Paolo Flores d'Arcais

Casta, proposta choc: chi ci sta?


(la Repubblica, 8 luglio 2011)

Una sola Camera, con cento deputati. Incompatibilità totale tra diverse cariche elettive. Immunità parlamentare ristretta al solo caso di arresto. Abrogare le province. Proibire il ricorso alle consulenze. E naturalmente, una legge sul conflitto di interessi che non si possa aggirare. Utopia? No, dipende da noi.

Sono vent'anni e forse più che i politici, ogni volta che sentono salire il disprezzo del paese verso di loro, promettono di ridurre il numero dei parlamentari, tagliare qualche privilegio troppo indecente, perfino abrogare le province. Poi, puntualmente, non fanno nulla: la Casta non ha nessuna intenzione di ridurre quel pozzo di san Patrizio che sono i costi della politica, su cui lucra, ingrassa, cresce e si moltiplica (ben più dei pani e dei pesci). Se una riforma istituzionale ci sarà mai, sarà solo grazie alle lotte dei cittadini (o, in senso reazionario, per i successi para-golpisti dell'establishment più retrivo).

Perciò vale la pena che la società civile democratica avanzi una proposta radicale, con cui condizionare i partiti di opposizione e costringerli a inserirla nel prossimo programma elettorale. La radicalità, in questo caso, coincide con il realismo.

Si faccia attenzione solo a questo: i parlamentari oggi sono mille (trecento e rotti al Senato, circa il doppio alla Camera), quelli che contano sono solo poche decine, tutti gli altri - chiamiamoli i peones - lo sanno benissimo. Se si propone di ridurne il numero da mille a ottocento, tutti i peones saranno ferocemente contrari. Se la proposta è invece assai più radicale (una sola Camera con cento deputati), lo saranno assai meno, perché nessuno di loro rischia che un peone pari grado conservi il seggio: in Parlamento ci andranno solo quelle decine di "capi" che già oggi riconoscono come "superiori".
Riprendo perciò una proposta di riforma istituzionale che ho avanzato un quarto di secolo fa, alle origini di "MicroMega", e che mi sembra quanto mai attuale per passare dalla Casta a una politica di rappresentanza democratica decente.

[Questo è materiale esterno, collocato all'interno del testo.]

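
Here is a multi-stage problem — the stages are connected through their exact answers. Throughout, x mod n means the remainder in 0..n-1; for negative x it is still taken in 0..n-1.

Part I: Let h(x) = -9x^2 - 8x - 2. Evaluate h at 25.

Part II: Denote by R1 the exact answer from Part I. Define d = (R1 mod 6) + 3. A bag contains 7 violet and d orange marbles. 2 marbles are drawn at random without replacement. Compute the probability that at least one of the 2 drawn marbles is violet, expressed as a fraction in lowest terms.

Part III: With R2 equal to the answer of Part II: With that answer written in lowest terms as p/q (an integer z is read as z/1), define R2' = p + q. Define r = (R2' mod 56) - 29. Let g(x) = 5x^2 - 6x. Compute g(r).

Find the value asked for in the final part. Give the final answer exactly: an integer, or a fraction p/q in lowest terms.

63

Part I: -9*(25)^2 - 8*(25)^1 - 2 = (-5625) + (-200) + (-2) = -5827; answer -5827
Part II: R1 = -5827; d = 8; total draws C(15,2) = 105; complement C(8,2) = 28; favorable 105 - 28 = 77; P = 11/15; answer 11/15
Part III: R2 = 11/15; threaded value p + q = 26; r = -3; 5*(-3)^2 - 6*(-3)^1 = (45) + (18) = 63; answer 63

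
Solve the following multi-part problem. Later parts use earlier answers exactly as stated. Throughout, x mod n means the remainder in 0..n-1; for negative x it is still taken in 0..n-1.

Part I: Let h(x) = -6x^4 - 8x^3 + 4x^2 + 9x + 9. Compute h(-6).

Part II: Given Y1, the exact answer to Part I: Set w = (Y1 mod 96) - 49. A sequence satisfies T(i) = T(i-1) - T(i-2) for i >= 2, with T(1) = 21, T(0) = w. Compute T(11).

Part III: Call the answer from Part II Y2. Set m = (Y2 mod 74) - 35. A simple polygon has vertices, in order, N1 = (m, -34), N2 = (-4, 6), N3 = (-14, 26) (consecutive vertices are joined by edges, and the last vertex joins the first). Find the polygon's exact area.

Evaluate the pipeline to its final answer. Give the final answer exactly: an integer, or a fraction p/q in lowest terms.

440

Part I: -6*(-6)^4 - 8*(-6)^3 + 4*(-6)^2 + 9*(-6)^1 + 9 = (-7776) + (1728) + (144) + (-54) + (9) = -5949; answer -5949
Part II: Y1 = -5949; w = -46; T(2) = 1*(21) - 1*(-46) = 67; iterating: T(2)=67, T(3)=46, T(4)=-21, T(5)=-67, T(6)=-46, T(7)=21, T(8)=67, T(9)=46, T(10)=-21, T(11)=-67; answer -67
Part III: Y2 = -67; m = -28; cross terms: (-28*6 - -4*-34)=-304, (-4*26 - -14*6)=-20, (-14*-34 - -28*26)=1204; twice the area = |880| = 880; area = 440; answer 440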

Una sola camera legislativa composta di cento deputati. In tal modo sarebbero molto più autorevoli e soprattutto molto più controllabili dai cittadini. La seconda camera diventerebbe una sorta di Senato di difensori civici che partecipa, in una seduta comune con la prima, all'elezione dei vertici dello Stato come il presidente della Repubblica e i giudici costituzionali, che promuove commissioni d'inchiesta e "udienze" su ogni tipo di nomina (a partire dai ministri) sul modello del Senato americano, e che è formata dai cinquanta sindaci delle città più grandi, per l'intera legislatura, e da altri cinquanta di quelle meno grandi estratti a sorte e a rotazione ogni anno (i sindaci possono volta a volta indicare un rappresentante).

Tra le varie cariche dovrebbe vigere la più rigorosa incompatibilità: deputato europeo, deputato nazionale, consigliere regionale: si può coprire un solo incarico alla volta, chi ha una carica non può neppure candidarsi per le altre (se vuole, si dimette prima). Dopo due mandati non si è più rieleggibili, si torna nella società civile. La funzione di ministro e quella di parlamentare dovrebbero anch'esse escludersi, sul modello francese e americano, prendendo sul serio la divisione dei poteri tra legislativo ed esecutivo. I ministri sarebbero così un po' meno proni alle esigenze clientelari. L'immunità parlamentare ristretta al solo caso di arresto, bloccabile solo con maggioranza qualificata (due terzi): altrimenti decide la Corte costituzionale, se c'è o meno "fumus persecutionis".

Le province andrebbero abrogate, il numero dei dirigenti nei comuni e nelle regioni legato a parametri fissi come la popolazione, proibito il ricorso alle costosissime "consulenze" (spesso tangenti mascherate) e alle nomine fuori concorso. Il conflitto di interessi andrebbe reso inaggirabile, affidando l'applicazione della legge del 1957 alla magistratura. La politica andrebbe finanziata esclusivamente "in natura" (risorse comunicative eguali per tutti i contendenti).

Senza lotte è utopia. Con le lotte, è programma di governo popolare e dunque vincente.